We shall process your personal data in a manner that ensures appropriate security of the personal data, including protection against unauthorised or unlawful processing and against accidental loss, destruction or damage, using appropriate technical or organisational measures.
All information you provide to us is stored on our secure servers.
However, you acknowledge that no system can be completely secure. Therefore, although we take these steps to secure your personal data, we do not promise that your personal data will always remain completely secure.
You have the right to obtain from us a copy of the personal data that we hold for you, and to require us to correct errors in the personal data if it is inaccurate or incomplete. You also have the right at any time to require that we delete your personal data. To exercise these rights, or any other rights you may have under applicable laws, please contact us at firstname.lastname@example.org
Please note, we reserve the right to charge an administrative fee if your request is manifestly unfounded or excessive.
If you have any complaints in relation to this policy or otherwise in relation to our processing of your personal data, you should contact the UK supervisory authority: the Information Commissioner, see ico.org.uk..

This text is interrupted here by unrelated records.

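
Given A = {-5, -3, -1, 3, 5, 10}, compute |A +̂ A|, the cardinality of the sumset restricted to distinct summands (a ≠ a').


Restricted sumset: A +̂ A = {a + a' : a ∈ A, a' ∈ A, a ≠ a'}.
Equivalently, take A + A and drop any sum 2a that is achievable ONLY as a + a for a ∈ A (i.e. sums representable only with equal summands).
Enumerate pairs (a, a') with a < a' (symmetric, so each unordered pair gives one sum; this covers all a ≠ a'):
  -5 + -3 = -8
  -5 + -1 = -6
  -5 + 3 = -2
  -5 + 5 = 0
  -5 + 10 = 5
  -3 + -1 = -4
  -3 + 3 = 0
  -3 + 5 = 2
  -3 + 10 = 7
  -1 + 3 = 2
  -1 + 5 = 4
  -1 + 10 = 9
  3 + 5 = 8
  3 + 10 = 13
  5 + 10 = 15
Collected distinct sums: {-8, -6, -4, -2, 0, 2, 4, 5, 7, 8, 9, 13, 15}
|A +̂ A| = 13
(Reference bound: |A +̂ A| ≥ 2|A| - 3 for |A| ≥ 2, with |A| = 6 giving ≥ 9.)

|A +̂ A| = 13


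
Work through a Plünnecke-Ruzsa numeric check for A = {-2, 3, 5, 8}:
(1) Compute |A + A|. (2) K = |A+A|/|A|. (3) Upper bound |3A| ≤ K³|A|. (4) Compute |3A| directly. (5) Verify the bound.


|A| = 4.
Step 1: Compute A + A by enumerating all 16 pairs.
A + A = {-4, 1, 3, 6, 8, 10, 11, 13, 16}, so |A + A| = 9.
Step 2: Doubling constant K = |A + A|/|A| = 9/4 = 9/4 ≈ 2.2500.
Step 3: Plünnecke-Ruzsa gives |3A| ≤ K³·|A| = (2.2500)³ · 4 ≈ 45.5625.
Step 4: Compute 3A = A + A + A directly by enumerating all triples (a,b,c) ∈ A³; |3A| = 16.
Step 5: Check 16 ≤ 45.5625? Yes ✓.

K = 9/4, Plünnecke-Ruzsa bound K³|A| ≈ 45.5625, |3A| = 16, inequality holds.


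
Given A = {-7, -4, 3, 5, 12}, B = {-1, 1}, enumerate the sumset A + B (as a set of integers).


A + B = {a + b : a ∈ A, b ∈ B}.
Enumerate all |A|·|B| = 5·2 = 10 pairs (a, b) and collect distinct sums.
a = -7: -7+-1=-8, -7+1=-6
a = -4: -4+-1=-5, -4+1=-3
a = 3: 3+-1=2, 3+1=4
a = 5: 5+-1=4, 5+1=6
a = 12: 12+-1=11, 12+1=13
Collecting distinct sums: A + B = {-8, -6, -5, -3, 2, 4, 6, 11, 13}
|A + B| = 9

A + B = {-8, -6, -5, -3, 2, 4, 6, 11, 13}


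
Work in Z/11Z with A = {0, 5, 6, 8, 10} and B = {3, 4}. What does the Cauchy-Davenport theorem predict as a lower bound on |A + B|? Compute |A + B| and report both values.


Cauchy-Davenport: |A + B| ≥ min(p, |A| + |B| - 1) for A, B nonempty in Z/pZ.
|A| = 5, |B| = 2, p = 11.
CD lower bound = min(11, 5 + 2 - 1) = min(11, 6) = 6.
Compute A + B mod 11 directly:
a = 0: 0+3=3, 0+4=4
a = 5: 5+3=8, 5+4=9
a = 6: 6+3=9, 6+4=10
a = 8: 8+3=0, 8+4=1
a = 10: 10+3=2, 10+4=3
A + B = {0, 1, 2, 3, 4, 8, 9, 10}, so |A + B| = 8.
Verify: 8 ≥ 6? Yes ✓.

CD lower bound = 6, actual |A + B| = 8.


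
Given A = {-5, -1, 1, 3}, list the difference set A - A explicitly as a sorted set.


A - A = {a - a' : a, a' ∈ A}.
Compute a - a' for each ordered pair (a, a'):
a = -5: -5--5=0, -5--1=-4, -5-1=-6, -5-3=-8
a = -1: -1--5=4, -1--1=0, -1-1=-2, -1-3=-4
a = 1: 1--5=6, 1--1=2, 1-1=0, 1-3=-2
a = 3: 3--5=8, 3--1=4, 3-1=2, 3-3=0
Collecting distinct values (and noting 0 appears from a-a):
A - A = {-8, -6, -4, -2, 0, 2, 4, 6, 8}
|A - A| = 9

A - A = {-8, -6, -4, -2, 0, 2, 4, 6, 8}


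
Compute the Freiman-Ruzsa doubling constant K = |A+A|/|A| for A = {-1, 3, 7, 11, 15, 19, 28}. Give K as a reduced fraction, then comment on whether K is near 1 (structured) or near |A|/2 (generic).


|A| = 7.
Compute A + A by enumerating all 49 pairs.
A + A = {-2, 2, 6, 10, 14, 18, 22, 26, 27, 30, 31, 34, 35, 38, 39, 43, 47, 56}, so |A + A| = 18.
K = |A + A| / |A| = 18/7 (already in lowest terms) ≈ 2.5714.
Reference: AP of size 7 gives K = 13/7 ≈ 1.8571; a fully generic set of size 7 gives K ≈ 4.0000.

|A| = 7, |A + A| = 18, K = 18/7.


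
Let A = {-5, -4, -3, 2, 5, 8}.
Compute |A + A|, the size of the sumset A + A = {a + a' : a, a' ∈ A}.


A + A = {a + a' : a, a' ∈ A}; |A| = 6.
General bounds: 2|A| - 1 ≤ |A + A| ≤ |A|(|A|+1)/2, i.e. 11 ≤ |A + A| ≤ 21.
Lower bound 2|A|-1 is attained iff A is an arithmetic progression.
Enumerate sums a + a' for a ≤ a' (symmetric, so this suffices):
a = -5: -5+-5=-10, -5+-4=-9, -5+-3=-8, -5+2=-3, -5+5=0, -5+8=3
a = -4: -4+-4=-8, -4+-3=-7, -4+2=-2, -4+5=1, -4+8=4
a = -3: -3+-3=-6, -3+2=-1, -3+5=2, -3+8=5
a = 2: 2+2=4, 2+5=7, 2+8=10
a = 5: 5+5=10, 5+8=13
a = 8: 8+8=16
Distinct sums: {-10, -9, -8, -7, -6, -3, -2, -1, 0, 1, 2, 3, 4, 5, 7, 10, 13, 16}
|A + A| = 18

|A + A| = 18


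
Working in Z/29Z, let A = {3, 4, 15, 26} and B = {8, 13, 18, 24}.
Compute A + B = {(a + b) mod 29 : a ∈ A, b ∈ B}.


Work in Z/29Z: reduce every sum a + b modulo 29.
Enumerate all 16 pairs:
a = 3: 3+8=11, 3+13=16, 3+18=21, 3+24=27
a = 4: 4+8=12, 4+13=17, 4+18=22, 4+24=28
a = 15: 15+8=23, 15+13=28, 15+18=4, 15+24=10
a = 26: 26+8=5, 26+13=10, 26+18=15, 26+24=21
Distinct residues collected: {4, 5, 10, 11, 12, 15, 16, 17, 21, 22, 23, 27, 28}
|A + B| = 13 (out of 29 total residues).

A + B = {4, 5, 10, 11, 12, 15, 16, 17, 21, 22, 23, 27, 28}


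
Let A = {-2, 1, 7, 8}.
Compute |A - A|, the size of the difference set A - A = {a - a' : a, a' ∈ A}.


A - A = {a - a' : a, a' ∈ A}; |A| = 4.
Bounds: 2|A|-1 ≤ |A - A| ≤ |A|² - |A| + 1, i.e. 7 ≤ |A - A| ≤ 13.
Note: 0 ∈ A - A always (from a - a). The set is symmetric: if d ∈ A - A then -d ∈ A - A.
Enumerate nonzero differences d = a - a' with a > a' (then include -d):
Positive differences: {1, 3, 6, 7, 9, 10}
Full difference set: {0} ∪ (positive diffs) ∪ (negative diffs).
|A - A| = 1 + 2·6 = 13 (matches direct enumeration: 13).

|A - A| = 13


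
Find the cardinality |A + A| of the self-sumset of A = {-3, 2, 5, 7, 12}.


A + A = {a + a' : a, a' ∈ A}; |A| = 5.
General bounds: 2|A| - 1 ≤ |A + A| ≤ |A|(|A|+1)/2, i.e. 9 ≤ |A + A| ≤ 15.
Lower bound 2|A|-1 is attained iff A is an arithmetic progression.
Enumerate sums a + a' for a ≤ a' (symmetric, so this suffices):
a = -3: -3+-3=-6, -3+2=-1, -3+5=2, -3+7=4, -3+12=9
a = 2: 2+2=4, 2+5=7, 2+7=9, 2+12=14
a = 5: 5+5=10, 5+7=12, 5+12=17
a = 7: 7+7=14, 7+12=19
a = 12: 12+12=24
Distinct sums: {-6, -1, 2, 4, 7, 9, 10, 12, 14, 17, 19, 24}
|A + A| = 12

|A + A| = 12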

Please note that we may keep a record of your communications to help us resolve any issues which you raise.
Your right to object: If we use your data because we deem it necessary and reasonable for our legitimate interests, if you do not agree, you have the right to object. We will acknowledge and respond to your request within 30 days (although we may extend this period in specific circumstances).
Your right to withdraw consent: You have the right to withdraw consent anytime for us to process your personal data for the use in certain activities (e.g. assessing your suitability for certain roles).
Data Subject Access Requests (DSAR): You have the right to ask us to confirm all information we have obtained about you at any time, and you may ask us to modify, update or delete the information. We may comply with your request or, additionally do one of the following:
– ask you to verify your identity, or ask for further information about your request; and
– where we are legally permitted to do so, we may refuse your request, but we will explain why if this is to happen.
If we have not had meaningful contact with you for a duration exceeding twenty four months, we will delete your personal data from our systems unless we have reasonable belief that the law or other regulating bodies require is to continue holding your data.
If any provision of this policy is held by a court of competent jurisdiction to be invalid or unenforceable, then such provision shall be construed, as nearly as possible, to reflect the intentions of the parties and all other provisions shall remain in full force and effect.
This policy shall be governed by and construed in accordance with the law of England and Wales, and you agree to submit to the exclusive jurisdiction of the English Courts.
We may change the terms of this policy from time to time. You are responsible for regularly reviewing this policy so that you are aware of any changes to it.